Tout est maintenant prêt à accueillir la si mystérieuse logique, mystérieuse en cela qu'elle possède un caractère universel qui la rend troublante à plusieurs égards. Qu'est-ce qui peut justifier le fait que les hommes à travers les âges et l'espace, reconnaissent implicitement l'existence d'une logique universelle, indiscutable? C'est de manière très intuitive que l'on s'exclame: "ça semble logique!". Et pourtant, d'où peut bien provenir cette intuition? Je ne m'avancerais pas sur ce terrain mais je me permettrais seulement d'ériger une hypothèse. Peut-être toutes les langues humaines partagent effectivement une sorte de structure commune, comme s'en réclame Chomsky, et que cette structure, ce méta-langage prête à l'homme ses caractéristiques discursives d'assemblages d'unités logiques, de production de schèmes porteurs de sens.

Toujours est-il que la logique est primordiale à l'intelligence, elle est le ciment qui relie les représentations entre elles, elle est le stylo reliant des points séparés et qui dessine lentement une figure. La logique crée des chemins d'un point à un autre, va organiser les représentations, effectuer une taxinomie, faire des parallèles et élaborer des règles générales. Elle est pure capacité d'abstraction basée sur les rapports de causalité qui permettent de dégager des règles, d'anticiper, de créer des données qui n'ont pas encore été rencontrées dans le monde réel. Plus qu'un pont jeté entre les représentations, elle agit comme un mariage entre celles-ci, mariage qui a tout loisir de mener à l'enfantement. La logique crée donc à partir de l'existant de nouvelles représentations dont l'apparition est expliquée, mémorisée par un rapport de causalité qu'emprunte le raisonnement. On peut la comparer à la force vitale des êtres vivants.

Changement de paradigme: l'abstraction de la conscience


Il existe des degrés de conscience que l'homme va traverser au cours de sa vie. Certains sont induits naturellement, d'autres peuvent l'être de manière artificielle (c'est le cas des drogues par exemple). Cepedant, plus la conscience a la capacité de modifier son propre état, c'est à dire de s'amplifier en prenant de la hauteur, s'extrayant toujours plus d'elle même, ou bien de s'atténuer, laissant à l'action la part belle, plus l'intelligence s'en trouvera lubrifiée et augmentée. Cependant, c'est la capacité d'abstraction de la conscience qui va déterminer le degré d'intelligence, en effet, plus la conscience peut nous élever au-dessus des choses, au-delà d'elle même, plus elle génère de chemins logiques à travers de nouvelles perspectives.

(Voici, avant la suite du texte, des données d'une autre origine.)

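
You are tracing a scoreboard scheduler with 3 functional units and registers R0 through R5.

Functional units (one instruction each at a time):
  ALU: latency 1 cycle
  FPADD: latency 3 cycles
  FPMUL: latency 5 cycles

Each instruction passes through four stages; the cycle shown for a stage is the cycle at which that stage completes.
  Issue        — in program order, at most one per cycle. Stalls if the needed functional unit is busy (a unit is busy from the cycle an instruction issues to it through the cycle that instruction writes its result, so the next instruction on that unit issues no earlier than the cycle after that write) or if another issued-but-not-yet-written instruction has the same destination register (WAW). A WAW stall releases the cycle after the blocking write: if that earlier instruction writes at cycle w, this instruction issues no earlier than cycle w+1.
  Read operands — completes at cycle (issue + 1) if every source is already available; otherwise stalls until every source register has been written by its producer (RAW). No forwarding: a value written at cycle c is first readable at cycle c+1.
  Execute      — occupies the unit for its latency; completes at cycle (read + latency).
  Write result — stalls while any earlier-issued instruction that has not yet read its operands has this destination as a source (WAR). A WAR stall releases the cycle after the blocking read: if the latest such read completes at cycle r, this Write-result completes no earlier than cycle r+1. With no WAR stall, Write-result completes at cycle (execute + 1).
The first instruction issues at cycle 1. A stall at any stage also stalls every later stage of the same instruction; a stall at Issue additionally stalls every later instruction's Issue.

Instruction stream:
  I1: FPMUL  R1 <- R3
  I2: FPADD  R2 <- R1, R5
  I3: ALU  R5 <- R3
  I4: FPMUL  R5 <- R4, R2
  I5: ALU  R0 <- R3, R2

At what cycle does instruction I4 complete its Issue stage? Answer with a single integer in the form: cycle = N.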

On l'a vu, l'intelligence est fortement lié à la faculté d'esprit critique induit par la possibilité d'observer d'une perspective toujours plus neuve et surtout toujours plus lointaine afin d'extraire les schèmes fondamentaux de toute chose. Il est bien plus simple de cartographier la Terre d'un satellite plutôt que d'un avion, le summum restant de combiner ces deux voies d'observation.

La conscience apporte la lucidité, elle ouvre l'esprit à l'assimilation d'informations et à leur traitement. C'est par là même qu'elle s'avère propitiatoire à l'intelligence, en la rendant alerte, en éveil et en la nourrissant de fraîches représentations. On ne connait jamais mieux une chose que lorsque l'on sait multiplier les chemins qui y mènent. La conscience, agissant telle une fenêtre sur le monde, crée la distance nécessaire à l'observation. Elle permet à l'information d'opérer cette boucle précieuse de l'information entre l'observé et l'observateur. Mieux, elle nous donne la possibilité d'observer le mécanisme d'observation afin de s'en détacher, d'en débusquer les forces et faiblesses et d'en renouveler les angles d'interrogation. En bref, elle nous éloigne sans cesse du territoire pour mieux en élaborer la carte (pour reprendre et paraphraser Korzybski).

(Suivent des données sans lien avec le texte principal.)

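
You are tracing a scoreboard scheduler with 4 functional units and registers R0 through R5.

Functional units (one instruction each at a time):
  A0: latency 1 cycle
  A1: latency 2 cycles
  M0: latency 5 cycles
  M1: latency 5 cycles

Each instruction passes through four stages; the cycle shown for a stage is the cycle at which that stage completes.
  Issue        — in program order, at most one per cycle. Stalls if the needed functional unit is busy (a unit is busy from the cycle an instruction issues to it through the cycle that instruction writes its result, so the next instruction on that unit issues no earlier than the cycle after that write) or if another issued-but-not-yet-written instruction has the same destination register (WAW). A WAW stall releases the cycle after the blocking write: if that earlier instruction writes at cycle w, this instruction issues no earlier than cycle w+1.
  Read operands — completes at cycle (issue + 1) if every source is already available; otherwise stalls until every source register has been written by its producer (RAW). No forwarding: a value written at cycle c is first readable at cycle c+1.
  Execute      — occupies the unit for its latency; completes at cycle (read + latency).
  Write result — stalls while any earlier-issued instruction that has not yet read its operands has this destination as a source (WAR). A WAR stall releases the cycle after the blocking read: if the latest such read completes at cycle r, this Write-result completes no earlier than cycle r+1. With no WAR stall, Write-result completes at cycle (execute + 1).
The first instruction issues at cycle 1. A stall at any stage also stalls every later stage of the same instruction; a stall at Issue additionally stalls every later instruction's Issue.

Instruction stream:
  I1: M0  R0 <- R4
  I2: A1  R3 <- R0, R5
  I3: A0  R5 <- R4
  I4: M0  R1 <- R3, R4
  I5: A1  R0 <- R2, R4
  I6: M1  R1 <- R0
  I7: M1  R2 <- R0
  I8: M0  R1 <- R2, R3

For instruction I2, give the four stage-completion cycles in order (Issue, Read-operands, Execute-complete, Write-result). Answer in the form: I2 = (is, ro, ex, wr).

I2 = (2, 9, 11, 12)

[1] I1 issues→M0
[2] I1 reads | I2 issues→A1
[3] I3 issues→A0
[4] I3 reads
[5] I3 exec-done
[7] I1 exec-done
[8] I1 writes R0
[9] I2 reads | I4 issues→M0
[10] I3 writes R5
[11] I2 exec-done
[12] I2 writes R3
[13] I4 reads | I5 issues→A1
[14] I5 reads
[16] I5 exec-done
[17] I5 writes R0
[18] I4 exec-done
[19] I4 writes R1
[20] I6 issues→M1
[21] I6 reads
[26] I6 exec-done
[27] I6 writes R1
[28] I7 issues→M1
[29] I7 reads | I8 issues→M0
[34] I7 exec-done
[35] I7 writes R2
[36] I8 reads
[41] I8 exec-done
[42] I8 writes R1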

On peut effectivement dire que la conscience agit comme un miroir nous laissant observer aussi bien notre propre personne que ce qui entre dans notre champ de vision. Elle nous donne à voir l'envers des choses, elle est une voie détournée vers elles. La conscience est le détachement de l'expérience concrète, cédant la place à cette inquisition de l'esprit qui se refuse à être acteur pour devenir spectateur dans une sorte d'homothétie qui l'ôte de l'éternité de l'instant. La conscience est le témoin de l'individualité embarquée sur le navire du temps et qui la dérobe à l'expérience directe de l'être. Par elle, on vit donc le temps comme une succession d'états figé mais dont la rapidité d'enchaînement nous donne l'illusion d'une continuité. C'est dans cette course qui nous extrait à chaque fois d'un état présent sans cesse défunt, que l'on peut s'observer à travers la mémoire et par là même devenir conscient de sa propre durée (qui est je le rappelle le témoin de l'existence). La conscience est ce précieux don (qui peut aussi pour certains être le plus lourd fardeau) qui fait de nous, êtres humains, des entités perpétuellement confrontées à cet écho du passé les privant de l'instant présent, figeant ainsi le monde comme une rangées de diapositives que nous viendrions projeter. Nous regardons le souvenir des choses qui persiste, et plus nous augmentons cette mémoire, plus nous parcourons ces ruines, plus nous élaborons les règles d'un monde dont l'éternité nous échappe à travers la reconstruction subjective de représentations qui voudraient fixer une fois pour toute ce présent interdit.